SXSW: The next big web disruption: location, location, location

SXSW: The next big web disruption: location, location, location

 

The web started out organised around information. Search, particularly Google, thrived from making sense of this information, helping people find it. Then, the social web emerged. People, comment and opinion got appended to information. And right now, the web is being rebuilt about people, who are becoming the defining organising principle of the web. Information is now appended to people, not the other way around. 

But another disruption is coming, this time triggered by social combined with hardware; the mobile, and how it allows a powerful combination of social and location based filtering of information and experiences. 

In a SXSW talk, the founder of Foursquare, Dennis Crowley, described how the platform is evolving from being a social, location based game to  "finding the best stuff close to you." They now have over 3 billion, real-time, socially referenced, location based data points, created by 30m people, within their platform. The community is growing by 1.5 m people a year. 

Foursquare is suddenly a highly localised, socialised search engine; a highly potent utility. You are able to use it to identify where you friends are, or have been, and quite possibly, whether they've liked or recommended these localities. 

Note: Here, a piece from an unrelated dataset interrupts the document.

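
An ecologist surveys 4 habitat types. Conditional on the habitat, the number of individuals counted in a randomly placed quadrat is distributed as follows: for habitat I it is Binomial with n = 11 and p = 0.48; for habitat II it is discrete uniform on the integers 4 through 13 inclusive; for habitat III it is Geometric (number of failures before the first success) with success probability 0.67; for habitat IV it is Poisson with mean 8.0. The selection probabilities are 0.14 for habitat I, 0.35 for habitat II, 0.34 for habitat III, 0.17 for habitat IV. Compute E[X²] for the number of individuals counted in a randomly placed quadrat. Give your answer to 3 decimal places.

For each component E[X²] = Var + (mean)², giving I: 30.624; II: 80.5; III: 0.977723; IV: 72.
Overall E[X²] = 0.14·30.624 + 0.35·80.5 + 0.34·0.977723 + 0.17·72 = 45.0348.

45.035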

Clearly, this is significant opportunity for businesses and brands to effectively, precisely target. For some businesses, big upside up for grabs. However, for other businesses this utility may prove highly disruptive. 

As use of this locationXsocial search based utilities becomes wide spread (which it will, whether it be Foursquare or another platform) it allows consumers, in times and places when they've historically relied on known, trusted brands to make safe choices, to step beyond and start exploring with confidence. The previously unknown becomes known, and one of the core strengths – convenience and trust, i.e. relevance – of big chain brands gets undermined. Big retail and food chains brands particularly should be paying attention. 

No longer do I need Subway to find a decent sandwich in a new suburb. 

No longer do I have to look for a Westfield to find good shopping. 

This seriously ups-the-ante for these big chain brands. 

How are they going to use location based social search to their advantage before it yanks the rug? 

Will convenience and trust be reinvented? 

Will the long tail of retail and food re-emerge? 

What other categories will this disrupt and how? 

Will local again trump global? 

Answers to these huge questions will have to wait, but what is for certain is it those brands that get on the front foot and embrace location based social search that have the best chance of winning the battle for relevance.